Derin sosyal eşitsizliklerin toplumların geleceği açısından ne ifade ettiği bir süreden beri tartışılıyor. Eşitsizlik konusunda önemli kitaplar, makaleler yazılıyor. Thomas Piketty’nin “Sermaye” isimli kitabını hatırlayalım. Panama belgeleri bu tartışmaları daha da besleyecek malzemelerle dolu. Sorun bir veya birkaç ülkenin sorunu değil, tüm ülkelerin sorunudur. Sistemin sorunudur. Panama belgelerinde yan yana gelen isimlere baktığımız zaman bunu görebiliriz. Bir tür “zenginler enternasyonali” var karşımızda. Çok farklı dünyalardan, çok farklı mesleklerden, birbirinden çok farklı insanlar zenginliklerini gizleme adına aynı noktada birleşiyorlar. Aynı hukuk firması (Mossack Fonseca) ile iş yapıyorlar. Benzer yöntemler kullanıyorlar. Kimse belgelerde ortaya konan herşeyin yasadışı  olduğunu söylemiyor. Ancak yasadışı işler de olduğu ortada. Yasadışılığa karşı ulusal düzeyde alınacak önlemlere ek olarak halkların da uluslararası dayanışmayı, işbirliğini güçlendirmesi gerekir. Panama belgeleri küreselleşme sonucu sermaye hareketleri konusunda varılan noktayı, kontrolün ne kadar zor olduğunu ortaya koyuyor. Ulus devletlerin tek başına bu konularla mücadele etmeleri mümkün değil. Sermayenin akışının yasalara uygun olmasını sağlamada uluslararası işbirliği zorunludur.

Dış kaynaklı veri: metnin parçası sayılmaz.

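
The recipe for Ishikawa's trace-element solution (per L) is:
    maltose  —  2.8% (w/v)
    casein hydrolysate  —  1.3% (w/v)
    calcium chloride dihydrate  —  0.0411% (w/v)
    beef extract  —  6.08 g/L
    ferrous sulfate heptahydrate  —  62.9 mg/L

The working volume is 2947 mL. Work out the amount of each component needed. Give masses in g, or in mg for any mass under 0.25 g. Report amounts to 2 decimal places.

maltose 82.52 g; casein hydrolysate 38.31 g; calcium chloride dihydrate 1.21 g; beef extract 17.92 g; ferrous sulfate heptahydrate 185.37 mg

Working volume: 2947 mL = 2.947 L.
maltose: 2.8% w/v = 28 g/L → 28 × 2.947 L = 82.52 g
casein hydrolysate: 1.3 g per 100 mL × 2947 mL ÷ 100 = 38.31 g
calcium chloride dihydrate: 0.0411% w/v = 0.411 g/L → 0.411 × 2.947 L = 1.21 g
beef extract: 6.08 g/L × 2.947 L = 17.92 g
ferrous sulfate heptahydrate: 62.9 mg/L × 2.947 L = 185.37 mg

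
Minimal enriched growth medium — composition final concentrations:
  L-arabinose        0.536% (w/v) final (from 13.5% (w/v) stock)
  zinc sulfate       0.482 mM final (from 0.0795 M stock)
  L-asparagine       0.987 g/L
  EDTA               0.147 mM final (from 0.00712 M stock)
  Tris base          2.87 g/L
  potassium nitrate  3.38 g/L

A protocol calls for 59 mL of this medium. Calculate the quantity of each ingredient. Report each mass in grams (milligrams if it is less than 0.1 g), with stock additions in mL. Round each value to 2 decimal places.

Target volume = 59 mL = 0.059 L.
L-arabinose: C1V1 = C2V2 → 0.536% ÷ 13.5% × 59 mL = 2.34 mL
zinc sulfate: dilute stock: 0.482 mM × 59 mL ÷ 79.5 mM = 0.36 mL
L-asparagine: 0.987 g/L × 0.059 L = 0.058233 g = 58.23 mg
EDTA: C1V1 = C2V2 → 0.147 mM × 59 mL ÷ 7.12 mM = 1.22 mL
Tris base: 2.87 g/L × 0.059 L = 0.17 g
potassium nitrate: 3.38 g/L × 0.059 L = 0.20 g

L-arabinose 2.34 mL; zinc sulfate 0.36 mL; L-asparagine 58.23 mg; EDTA 1.22 mL; Tris base 0.17 g; potassium nitrate 0.20 g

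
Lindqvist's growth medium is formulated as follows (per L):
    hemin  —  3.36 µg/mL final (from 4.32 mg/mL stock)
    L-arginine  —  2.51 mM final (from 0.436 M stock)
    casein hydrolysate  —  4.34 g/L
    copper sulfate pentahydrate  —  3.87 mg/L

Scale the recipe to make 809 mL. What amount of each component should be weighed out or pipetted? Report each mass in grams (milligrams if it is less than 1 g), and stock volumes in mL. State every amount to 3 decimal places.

Target volume = 809 mL = 0.809 L.
hemin: V = C2·V2/C1 = 3.36 µg/mL × 809 mL ÷ 4320 µg/mL = 0.629 mL
L-arginine: V = C2·V2/C1 = 2.51 mM × 809 mL ÷ 436 mM = 4.657 mL
casein hydrolysate: 4.34 g/L × 0.809 L = 3.511 g
copper sulfate pentahydrate: 3.87 mg/L × 0.809 L = 3.131 mg

hemin 0.629 mL; L-arginine 4.657 mL; casein hydrolysate 3.511 g; copper sulfate pentahydrate 3.131 mg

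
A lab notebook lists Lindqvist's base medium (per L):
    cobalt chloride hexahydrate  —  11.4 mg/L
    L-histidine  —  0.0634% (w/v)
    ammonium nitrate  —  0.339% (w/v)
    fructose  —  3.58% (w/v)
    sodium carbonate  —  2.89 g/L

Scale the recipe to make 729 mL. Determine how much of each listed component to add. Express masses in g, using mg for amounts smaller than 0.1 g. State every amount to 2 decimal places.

Scale factor relative to 1 L: 0.729.
cobalt chloride hexahydrate: 11.4 mg/L × 0.729 L = 8.31 mg
L-histidine: 0.0634% w/v = 0.634 g/L → 0.634 × 0.729 L = 0.46 g
ammonium nitrate: 0.339% w/v = 3.39 g/L → 3.39 × 0.729 L = 2.47 g
fructose: 3.58 g per 100 mL × 729 mL ÷ 100 = 26.10 g
sodium carbonate: 2.89 g/L × 0.729 L = 2.11 g

cobalt chloride hexahydrate 8.31 mg; L-histidine 0.46 g; ammonium nitrate 2.47 g; fructose 26.10 g; sodium carbonate 2.11 g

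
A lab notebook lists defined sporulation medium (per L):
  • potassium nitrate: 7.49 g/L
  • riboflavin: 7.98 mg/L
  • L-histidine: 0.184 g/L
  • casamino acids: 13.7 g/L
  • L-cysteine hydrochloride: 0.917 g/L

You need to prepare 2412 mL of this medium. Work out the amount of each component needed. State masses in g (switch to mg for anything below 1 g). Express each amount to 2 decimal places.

Scale factor relative to 1 L: 2.412.
potassium nitrate: 7.49 g/L × 2.412 L = 18.07 g
riboflavin: 7.98 mg/L × 2.412 L = 19.25 mg
L-histidine: 0.184 g/L × 2.412 L = 0.443808 g = 443.81 mg
casamino acids: 13.7 g/L × 2.412 L = 33.04 g
L-cysteine hydrochloride: 0.917 g/L × 2.412 L = 2.21 g

potassium nitrate 18.07 g; riboflavin 19.25 mg; L-histidine 443.81 mg; casamino acids 33.04 g; L-cysteine hydrochloride 2.21 g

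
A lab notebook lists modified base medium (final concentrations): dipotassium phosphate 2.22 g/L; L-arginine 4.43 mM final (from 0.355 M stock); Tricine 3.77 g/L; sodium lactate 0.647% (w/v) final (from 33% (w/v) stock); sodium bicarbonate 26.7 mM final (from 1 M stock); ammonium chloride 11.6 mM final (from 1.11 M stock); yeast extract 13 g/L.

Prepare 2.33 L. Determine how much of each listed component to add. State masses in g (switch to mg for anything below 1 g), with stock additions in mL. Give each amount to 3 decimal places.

Scale factor relative to 1 L: 2.33.
dipotassium phosphate: 2.22 g/L × 2.33 L = 5.173 g
L-arginine: C1V1 = C2V2 → 4.43 mM × 2330 mL ÷ 355 mM = 29.076 mL
Tricine: 3.77 g/L × 2.33 L = 8.784 g
sodium lactate: V = C2·V2/C1 = 0.647% ÷ 33% × 2330 mL = 45.682 mL
sodium bicarbonate: C1V1 = C2V2 → 26.7 mM × 2330 mL ÷ 1000 mM = 62.211 mL
ammonium chloride: C1V1 = C2V2 → 11.6 mM × 2330 mL ÷ 1110 mM = 24.350 mL
yeast extract: 13 g/L × 2.33 L = 30.290 g

dipotassium phosphate 5.173 g; L-arginine 29.076 mL; Tricine 8.784 g; sodium lactate 45.682 mL; sodium bicarbonate 62.211 mL; ammonium chloride 24.350 mL; yeast extract 30.290 g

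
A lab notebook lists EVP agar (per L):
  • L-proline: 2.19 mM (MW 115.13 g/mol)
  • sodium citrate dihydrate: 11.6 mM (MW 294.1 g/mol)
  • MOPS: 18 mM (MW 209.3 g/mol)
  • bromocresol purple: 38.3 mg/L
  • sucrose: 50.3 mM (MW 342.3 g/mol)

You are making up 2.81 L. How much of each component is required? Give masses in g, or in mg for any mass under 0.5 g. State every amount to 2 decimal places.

Working volume: 2.81 L.
L-proline: 2.19 mmol/L × 115.13 g/mol × 2.81 L ÷ 1000 = 0.71 g
sodium citrate dihydrate: 11.6 mmol/L × 294.1 g/mol × 2.81 L ÷ 1000 = 9.59 g
MOPS: 18 mmol/L × 209.3 g/mol × 2.81 L ÷ 1000 = 10.59 g
bromocresol purple: 38.3 mg/L × 2.81 L = 107.62 mg
sucrose: 50.3 mmol/L × 342.3 g/mol × 2.81 L ÷ 1000 = 48.38 g

L-proline 0.71 g; sodium citrate dihydrate 9.59 g; MOPS 10.59 g; bromocresol purple 107.62 mg; sucrose 48.38 g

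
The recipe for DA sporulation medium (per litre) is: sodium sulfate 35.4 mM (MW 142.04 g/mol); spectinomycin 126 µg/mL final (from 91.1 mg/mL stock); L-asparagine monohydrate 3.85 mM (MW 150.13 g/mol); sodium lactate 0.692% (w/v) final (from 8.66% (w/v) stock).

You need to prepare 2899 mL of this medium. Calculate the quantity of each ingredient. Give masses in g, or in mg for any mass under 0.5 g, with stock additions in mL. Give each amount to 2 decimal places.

Target volume = 2899 mL = 2.899 L.
sodium sulfate: 35.4 mmol/L × 142.04 g/mol × 2.899 L ÷ 1000 = 14.58 g
spectinomycin: V = C2·V2/C1 = 126 µg/mL × 2899 mL ÷ 91100 µg/mL = 4.01 mL
L-asparagine monohydrate: 3.85 mmol/L × 150.13 g/mol × 2.899 L ÷ 1000 = 1.68 g
sodium lactate: V = C2·V2/C1 = 0.692% ÷ 8.66% × 2899 mL = 231.65 mL

sodium sulfate 14.58 g; spectinomycin 4.01 mL; L-asparagine monohydrate 1.68 g; sodium lactate 231.65 mL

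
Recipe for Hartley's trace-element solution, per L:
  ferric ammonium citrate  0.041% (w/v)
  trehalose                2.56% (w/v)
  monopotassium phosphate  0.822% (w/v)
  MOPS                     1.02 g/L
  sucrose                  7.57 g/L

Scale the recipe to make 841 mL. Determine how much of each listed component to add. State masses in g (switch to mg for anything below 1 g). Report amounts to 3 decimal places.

Working volume: 841 mL = 0.841 L.
ferric ammonium citrate: 0.041 g per 100 mL × 841 mL ÷ 100 = 0.34481 g = 344.810 mg
trehalose: 2.56% w/v = 25.6 g/L → 25.6 × 0.841 L = 21.530 g
monopotassium phosphate: 0.822 g per 100 mL × 841 mL ÷ 100 = 6.913 g
MOPS: 1.02 g/L × 0.841 L = 0.85782 g = 857.820 mg
sucrose: 7.57 g/L × 0.841 L = 6.366 g

ferric ammonium citrate 344.810 mg; trehalose 21.530 g; monopotassium phosphate 6.913 g; MOPS 857.820 mg; sucrose 6.366 g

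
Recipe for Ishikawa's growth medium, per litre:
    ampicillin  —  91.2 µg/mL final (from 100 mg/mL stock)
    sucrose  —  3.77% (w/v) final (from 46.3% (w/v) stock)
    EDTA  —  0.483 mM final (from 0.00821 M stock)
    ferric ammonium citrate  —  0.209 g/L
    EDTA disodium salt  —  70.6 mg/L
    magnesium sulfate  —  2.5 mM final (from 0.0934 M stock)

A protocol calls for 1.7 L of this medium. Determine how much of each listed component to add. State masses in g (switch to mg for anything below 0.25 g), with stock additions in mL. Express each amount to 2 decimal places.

ampicillin 1.55 mL; sucrose 138.42 mL; EDTA 100.01 mL; ferric ammonium citrate 0.36 g; EDTA disodium salt 120.02 mg; magnesium sulfate 45.50 mL

Scale factor relative to 1 L: 1.7.
ampicillin: V = C2·V2/C1 = 91.2 µg/mL × 1700 mL ÷ 100000 µg/mL = 1.55 mL
sucrose: C1V1 = C2V2 → 3.77% ÷ 46.3% × 1700 mL = 138.42 mL
EDTA: C1V1 = C2V2 → 0.483 mM × 1700 mL ÷ 8.21 mM = 100.01 mL
ferric ammonium citrate: 0.209 g/L × 1.7 L = 0.36 g
EDTA disodium salt: 70.6 mg/L × 1.7 L = 120.02 mg
magnesium sulfate: V = C2·V2/C1 = 2.5 mM × 1700 mL ÷ 93.4 mM = 45.50 mL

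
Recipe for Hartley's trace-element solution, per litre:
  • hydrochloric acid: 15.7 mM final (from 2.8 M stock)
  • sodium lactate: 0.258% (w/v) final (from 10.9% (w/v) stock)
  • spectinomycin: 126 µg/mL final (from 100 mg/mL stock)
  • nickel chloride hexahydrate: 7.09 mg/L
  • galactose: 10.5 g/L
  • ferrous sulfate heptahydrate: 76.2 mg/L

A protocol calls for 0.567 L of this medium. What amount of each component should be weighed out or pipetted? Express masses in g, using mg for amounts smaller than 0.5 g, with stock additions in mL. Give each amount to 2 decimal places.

hydrochloric acid 3.18 mL; sodium lactate 13.42 mL; spectinomycin 0.71 mL; nickel chloride hexahydrate 4.02 mg; galactose 5.95 g; ferrous sulfate heptahydrate 43.21 mg

Working volume: 0.567 L.
hydrochloric acid: C1V1 = C2V2 → 15.7 mM × 567 mL ÷ 2800 mM = 3.18 mL
sodium lactate: dilute stock: 0.258% ÷ 10.9% × 567 mL = 13.42 mL
spectinomycin: dilute stock: 126 µg/mL × 567 mL ÷ 100000 µg/mL = 0.71 mL
nickel chloride hexahydrate: 7.09 mg/L × 0.567 L = 4.02 mg
galactose: 10.5 g/L × 0.567 L = 5.95 g
ferrous sulfate heptahydrate: 76.2 mg/L × 0.567 L = 43.21 mg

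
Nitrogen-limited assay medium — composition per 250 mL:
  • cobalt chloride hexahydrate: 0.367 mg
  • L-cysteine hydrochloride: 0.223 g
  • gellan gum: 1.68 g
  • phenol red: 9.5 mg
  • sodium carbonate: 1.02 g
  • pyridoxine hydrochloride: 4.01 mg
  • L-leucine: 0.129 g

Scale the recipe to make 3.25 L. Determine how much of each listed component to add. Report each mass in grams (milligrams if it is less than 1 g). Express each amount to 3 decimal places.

cobalt chloride hexahydrate 4.771 mg; L-cysteine hydrochloride 2.899 g; gellan gum 21.840 g; phenol red 123.500 mg; sodium carbonate 13.260 g; pyridoxine hydrochloride 52.130 mg; L-leucine 1.677 g

Ratio of target to recipe volume: 3250 / 250 = 13.
cobalt chloride hexahydrate: 0.367 mg × (3250 mL / 250 mL) = 4.771 mg
L-cysteine hydrochloride: 0.223 g × (3250 mL / 250 mL) = 2.899 g
gellan gum: 1.68 g × (3250 mL / 250 mL) = 21.840 g
phenol red: 9.5 mg × (3250 mL / 250 mL) = 123.500 mg
sodium carbonate: 1.02 g × (3250 mL / 250 mL) = 13.260 g
pyridoxine hydrochloride: 4.01 mg × (3250 mL / 250 mL) = 52.130 mg
L-leucine: 0.129 g × (3250 mL / 250 mL) = 1.677 g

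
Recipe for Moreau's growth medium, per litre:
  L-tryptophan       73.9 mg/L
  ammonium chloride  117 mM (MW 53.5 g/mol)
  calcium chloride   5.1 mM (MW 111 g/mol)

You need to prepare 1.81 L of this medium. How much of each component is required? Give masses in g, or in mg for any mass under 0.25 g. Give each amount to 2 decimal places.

L-tryptophan 133.76 mg; ammonium chloride 11.33 g; calcium chloride 1.02 g

Scale factor relative to 1 L: 1.81.
L-tryptophan: 73.9 mg/L × 1.81 L = 133.76 mg
ammonium chloride: 117 mmol/L × 53.5 g/mol × 1.81 L ÷ 1000 = 11.33 g
calcium chloride: 5.1 mmol/L × 111 g/mol × 1.81 L ÷ 1000 = 1.02 g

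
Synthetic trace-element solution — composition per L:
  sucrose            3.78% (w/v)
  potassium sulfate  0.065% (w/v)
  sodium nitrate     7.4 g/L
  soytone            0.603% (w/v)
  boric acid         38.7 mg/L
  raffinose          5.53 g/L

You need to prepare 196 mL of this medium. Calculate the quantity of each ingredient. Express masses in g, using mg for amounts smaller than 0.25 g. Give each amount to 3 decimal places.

sucrose 7.409 g; potassium sulfate 127.400 mg; sodium nitrate 1.450 g; soytone 1.182 g; boric acid 7.585 mg; raffinose 1.084 g

Working volume: 196 mL = 0.196 L.
sucrose: 3.78 g per 100 mL × 196 mL ÷ 100 = 7.409 g
potassium sulfate: 0.065 g per 100 mL × 196 mL ÷ 100 = 0.1274 g = 127.400 mg
sodium nitrate: 7.4 g/L × 0.196 L = 1.450 g
soytone: 0.603 g per 100 mL × 196 mL ÷ 100 = 1.182 g
boric acid: 38.7 mg/L × 0.196 L = 7.585 mg
raffinose: 5.53 g/L × 0.196 L = 1.084 g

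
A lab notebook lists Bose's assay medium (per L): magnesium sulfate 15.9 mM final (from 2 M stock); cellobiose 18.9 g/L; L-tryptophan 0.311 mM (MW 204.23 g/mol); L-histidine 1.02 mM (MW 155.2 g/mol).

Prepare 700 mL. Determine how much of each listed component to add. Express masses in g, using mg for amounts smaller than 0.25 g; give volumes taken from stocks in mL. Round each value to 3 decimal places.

magnesium sulfate 5.565 mL; cellobiose 13.230 g; L-tryptophan 44.461 mg; L-histidine 110.813 mg

Scale factor relative to 1 L: 0.7.
magnesium sulfate: C1V1 = C2V2 → 15.9 mM × 700 mL ÷ 2000 mM = 5.565 mL
cellobiose: 18.9 g/L × 0.7 L = 13.230 g
L-tryptophan: 0.311 mmol/L × 204.23 mg/mmol × 0.7 L = 44.461 mg
L-histidine: 1.02 mmol/L × 155.2 mg/mmol × 0.7 L = 110.813 mg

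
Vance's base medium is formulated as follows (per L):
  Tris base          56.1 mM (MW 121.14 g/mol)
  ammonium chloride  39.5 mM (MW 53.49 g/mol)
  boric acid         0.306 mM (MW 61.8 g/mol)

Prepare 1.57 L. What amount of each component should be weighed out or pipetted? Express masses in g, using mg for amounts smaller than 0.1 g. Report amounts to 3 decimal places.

Scale factor relative to 1 L: 1.57.
Tris base: 56.1 mmol/L × 121.14 g/mol × 1.57 L ÷ 1000 = 10.670 g
ammonium chloride: 39.5 mmol/L × 53.49 g/mol × 1.57 L ÷ 1000 = 3.317 g
boric acid: 0.306 mmol/L × 61.8 mg/mmol × 1.57 L = 29.690 mg

Tris base 10.670 g; ammonium chloride 3.317 g; boric acid 29.690 mg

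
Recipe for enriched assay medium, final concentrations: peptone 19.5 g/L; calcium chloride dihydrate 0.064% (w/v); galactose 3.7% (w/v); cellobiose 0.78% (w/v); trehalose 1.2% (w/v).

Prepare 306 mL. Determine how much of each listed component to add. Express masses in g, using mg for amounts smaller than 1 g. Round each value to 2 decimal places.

Target volume = 306 mL = 0.306 L.
peptone: 19.5 g/L × 0.306 L = 5.97 g
calcium chloride dihydrate: 0.064% w/v = 0.64 g/L → 0.64 × 0.306 L = 0.19584 g = 195.84 mg
galactose: 3.7 g per 100 mL × 306 mL ÷ 100 = 11.32 g
cellobiose: 0.78% w/v = 7.8 g/L → 7.8 × 0.306 L = 2.39 g
trehalose: 1.2 g per 100 mL × 306 mL ÷ 100 = 3.67 g

peptone 5.97 g; calcium chloride dihydrate 195.84 mg; galactose 11.32 g; cellobiose 2.39 g; trehalose 3.67 g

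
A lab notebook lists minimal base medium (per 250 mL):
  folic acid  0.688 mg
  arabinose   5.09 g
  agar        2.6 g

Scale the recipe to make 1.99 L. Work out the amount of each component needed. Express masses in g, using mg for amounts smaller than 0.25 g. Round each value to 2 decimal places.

folic acid 5.48 mg; arabinose 40.52 g; agar 20.70 g

Ratio of target to recipe volume: 1990 / 250 = 7.96.
folic acid: 0.688 mg × (1990 mL / 250 mL) = 5.48 mg
arabinose: 5.09 g × (1990 mL / 250 mL) = 40.52 g
agar: 2.6 g × (1990 mL / 250 mL) = 20.70 g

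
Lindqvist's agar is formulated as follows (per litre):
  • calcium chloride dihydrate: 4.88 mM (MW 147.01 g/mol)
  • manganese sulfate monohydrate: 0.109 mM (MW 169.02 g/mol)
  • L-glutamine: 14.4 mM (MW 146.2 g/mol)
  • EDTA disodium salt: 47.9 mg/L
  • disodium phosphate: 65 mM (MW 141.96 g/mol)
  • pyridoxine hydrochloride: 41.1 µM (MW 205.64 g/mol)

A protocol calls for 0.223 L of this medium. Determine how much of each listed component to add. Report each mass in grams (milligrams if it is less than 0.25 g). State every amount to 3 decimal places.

calcium chloride dihydrate 159.982 mg; manganese sulfate monohydrate 4.108 mg; L-glutamine 0.469 g; EDTA disodium salt 10.682 mg; disodium phosphate 2.058 g; pyridoxine hydrochloride 1.885 mg

Scale factor relative to 1 L: 0.223.
calcium chloride dihydrate: 4.88 mmol/L × 147.01 mg/mmol × 0.223 L = 159.982 mg
manganese sulfate monohydrate: 0.109 mmol/L × 169.02 mg/mmol × 0.223 L = 4.108 mg
L-glutamine: 14.4 mmol/L × 146.2 g/mol × 0.223 L ÷ 1000 = 0.469 g
EDTA disodium salt: 47.9 mg/L × 0.223 L = 10.682 mg
disodium phosphate: 65 mmol/L × 141.96 g/mol × 0.223 L ÷ 1000 = 2.058 g
pyridoxine hydrochloride: 41.1 µmol/L × 205.64 g/mol × 0.223 L ÷ 1000 = 1.885 mg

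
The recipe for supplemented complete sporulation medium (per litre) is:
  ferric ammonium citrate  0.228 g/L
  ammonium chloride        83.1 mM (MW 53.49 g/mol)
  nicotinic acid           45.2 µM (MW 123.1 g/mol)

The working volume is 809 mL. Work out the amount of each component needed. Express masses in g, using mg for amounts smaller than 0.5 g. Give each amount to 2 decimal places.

Working volume: 809 mL = 0.809 L.
ferric ammonium citrate: 0.228 g/L × 0.809 L = 0.184452 g = 184.45 mg
ammonium chloride: 83.1 mmol/L × 53.49 g/mol × 0.809 L ÷ 1000 = 3.60 g
nicotinic acid: 45.2 µmol/L × 123.1 g/mol × 0.809 L ÷ 1000 = 4.50 mg

ferric ammonium citrate 184.45 mg; ammonium chloride 3.60 g; nicotinic acid 4.50 mg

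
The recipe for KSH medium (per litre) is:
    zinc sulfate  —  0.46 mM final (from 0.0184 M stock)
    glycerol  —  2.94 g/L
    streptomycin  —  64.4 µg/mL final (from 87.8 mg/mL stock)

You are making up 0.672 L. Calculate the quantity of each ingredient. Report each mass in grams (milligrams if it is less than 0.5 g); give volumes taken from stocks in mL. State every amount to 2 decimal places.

zinc sulfate 16.80 mL; glycerol 1.98 g; streptomycin 0.49 mL

Working volume: 0.672 L.
zinc sulfate: C1V1 = C2V2 → 0.46 mM × 672 mL ÷ 18.4 mM = 16.80 mL
glycerol: 2.94 g/L × 0.672 L = 1.98 g
streptomycin: dilute stock: 64.4 µg/mL × 672 mL ÷ 87800 µg/mL = 0.49 mL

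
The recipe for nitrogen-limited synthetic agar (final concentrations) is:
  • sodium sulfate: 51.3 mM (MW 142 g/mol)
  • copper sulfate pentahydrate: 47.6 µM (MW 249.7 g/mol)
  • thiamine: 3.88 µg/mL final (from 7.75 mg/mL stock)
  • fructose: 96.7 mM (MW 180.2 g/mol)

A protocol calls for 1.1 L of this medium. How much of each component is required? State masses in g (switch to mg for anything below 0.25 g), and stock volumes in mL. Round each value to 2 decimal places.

Working volume: 1.1 L.
sodium sulfate: 51.3 mmol/L × 142 g/mol × 1.1 L ÷ 1000 = 8.01 g
copper sulfate pentahydrate: 47.6 µmol/L × 249.7 g/mol × 1.1 L ÷ 1000 = 13.07 mg
thiamine: V = C2·V2/C1 = 3.88 µg/mL × 1100 mL ÷ 7750 µg/mL = 0.55 mL
fructose: 96.7 mmol/L × 180.2 g/mol × 1.1 L ÷ 1000 = 19.17 g

sodium sulfate 8.01 g; copper sulfate pentahydrate 13.07 mg; thiamine 0.55 mL; fructose 19.17 g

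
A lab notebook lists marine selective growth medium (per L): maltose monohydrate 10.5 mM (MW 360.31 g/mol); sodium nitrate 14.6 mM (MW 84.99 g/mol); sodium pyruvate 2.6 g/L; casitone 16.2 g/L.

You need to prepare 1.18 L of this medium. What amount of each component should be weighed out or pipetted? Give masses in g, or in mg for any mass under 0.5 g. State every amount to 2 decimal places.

Working volume: 1.18 L.
maltose monohydrate: 10.5 mmol/L × 360.31 g/mol × 1.18 L ÷ 1000 = 4.46 g
sodium nitrate: 14.6 mmol/L × 84.99 g/mol × 1.18 L ÷ 1000 = 1.46 g
sodium pyruvate: 2.6 g/L × 1.18 L = 3.07 g
casitone: 16.2 g/L × 1.18 L = 19.12 g

maltose monohydrate 4.46 g; sodium nitrate 1.46 g; sodium pyruvate 3.07 g; casitone 19.12 g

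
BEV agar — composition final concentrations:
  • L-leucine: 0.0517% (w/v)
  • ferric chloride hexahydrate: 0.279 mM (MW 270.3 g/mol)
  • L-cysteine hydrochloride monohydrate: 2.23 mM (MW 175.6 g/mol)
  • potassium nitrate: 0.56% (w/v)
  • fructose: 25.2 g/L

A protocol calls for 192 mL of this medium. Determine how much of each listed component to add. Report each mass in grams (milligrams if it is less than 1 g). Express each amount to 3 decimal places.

L-leucine 99.264 mg; ferric chloride hexahydrate 14.479 mg; L-cysteine hydrochloride monohydrate 75.185 mg; potassium nitrate 1.075 g; fructose 4.838 g

Working volume: 192 mL = 0.192 L.
L-leucine: 0.0517% w/v = 0.517 g/L → 0.517 × 0.192 L = 0.099264 g = 99.264 mg
ferric chloride hexahydrate: 0.279 mmol/L × 270.3 mg/mmol × 0.192 L = 14.479 mg
L-cysteine hydrochloride monohydrate: 2.23 mmol/L × 175.6 mg/mmol × 0.192 L = 75.185 mg
potassium nitrate: 0.56% w/v = 5.6 g/L → 5.6 × 0.192 L = 1.075 g
fructose: 25.2 g/L × 0.192 L = 4.838 g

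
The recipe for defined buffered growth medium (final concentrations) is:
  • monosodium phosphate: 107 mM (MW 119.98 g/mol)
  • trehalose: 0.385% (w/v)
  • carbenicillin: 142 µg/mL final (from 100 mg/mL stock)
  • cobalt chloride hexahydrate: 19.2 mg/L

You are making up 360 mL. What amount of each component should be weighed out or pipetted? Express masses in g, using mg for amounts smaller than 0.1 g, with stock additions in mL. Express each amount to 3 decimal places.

Scale factor relative to 1 L: 0.36.
monosodium phosphate: 107 mmol/L × 119.98 g/mol × 0.36 L ÷ 1000 = 4.622 g
trehalose: 0.385 g per 100 mL × 360 mL ÷ 100 = 1.386 g
carbenicillin: V = C2·V2/C1 = 142 µg/mL × 360 mL ÷ 100000 µg/mL = 0.511 mL
cobalt chloride hexahydrate: 19.2 mg/L × 0.36 L = 6.912 mg

monosodium phosphate 4.622 g; trehalose 1.386 g; carbenicillin 0.511 mL; cobalt chloride hexahydrate 6.912 mg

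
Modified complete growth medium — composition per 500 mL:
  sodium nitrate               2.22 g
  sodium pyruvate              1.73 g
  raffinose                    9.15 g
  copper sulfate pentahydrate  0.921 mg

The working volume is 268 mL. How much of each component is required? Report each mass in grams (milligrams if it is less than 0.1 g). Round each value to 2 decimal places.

sodium nitrate 1.19 g; sodium pyruvate 0.93 g; raffinose 4.90 g; copper sulfate pentahydrate 0.49 mg

Scale factor = 268 mL / 500 mL = 0.536.
sodium nitrate: 2.22 g × (268 mL / 500 mL) = 1.19 g
sodium pyruvate: 1.73 g × (268 mL / 500 mL) = 0.93 g
raffinose: 9.15 g × (268 mL / 500 mL) = 4.90 g
copper sulfate pentahydrate: 0.921 mg × (268 mL / 500 mL) = 0.49 mg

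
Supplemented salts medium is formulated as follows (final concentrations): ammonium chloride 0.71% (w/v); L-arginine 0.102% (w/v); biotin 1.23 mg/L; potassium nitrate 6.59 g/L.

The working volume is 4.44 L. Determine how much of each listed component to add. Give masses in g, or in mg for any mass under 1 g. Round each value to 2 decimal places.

Working volume: 4.44 L.
ammonium chloride: 0.71% w/v = 7.1 g/L → 7.1 × 4.44 L = 31.52 g
L-arginine: 0.102 g per 100 mL × 4440 mL ÷ 100 = 4.53 g
biotin: 1.23 mg/L × 4.44 L = 5.46 mg
potassium nitrate: 6.59 g/L × 4.44 L = 29.26 g

ammonium chloride 31.52 g; L-arginine 4.53 g; biotin 5.46 mg; potassium nitrate 29.26 g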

Panama belgeleri belirli isimlerin tartışılmasına neden oluyor. Örneğin Rusya Cumhurbaşkanı Putin’in yakın çevresinin muazzam zenginliği, Ukrayna Cumhurbaşkanı Poroshenko, FİFA Başkanı Infantino, futbolcu Messi, Beşar Esad, Muammer Kaddafi, Pakistan Başbakanı, Irak eski Başbakanı, suç dünyasından isimler… Liste uzun. Belgeler bazı offshore şirketlerin, bankaların rolünü, bunlara ev sahipliği yapan ülkelerin rolünü de gündeme getiriyor. Tüm bunların tartışılması, yasadışılık varsa ortaya konması önemli. Ancak sadece ağaçları görüp ormanı gözden kaçırmak yanlış olur. Sistemin de tartışılması gerekir. Sistem hatalıdır ve düzeltilmediği sürece süper zenginler bu sistemden yararlanmanın, istismar etmenin yolunu bulacaktır. Sorunun esas kaynağı sistemin kendisidir.

Panama belgelerinde ismi sık geçen ülkelerden biri de Kıbrıs. The Guardian gazetesinin konuyla ilgili haberlerine baktığımızda Kıbrıs’ın, Limasol’un zikredildiğini görürüz. Bunun üzerine Anastasiadis, yetkili otoritelerin konuyu araştırması çağrısı yaptı. Merkez Bankası gelen bilgileri inceleyip gerekli önlemleri almakta olduğunu açıkladı. Panama belgelerinin Kıbrıs bağlamında neleri ortaya çıkarıp çıkarmayacağını bekleyip görmek lazım.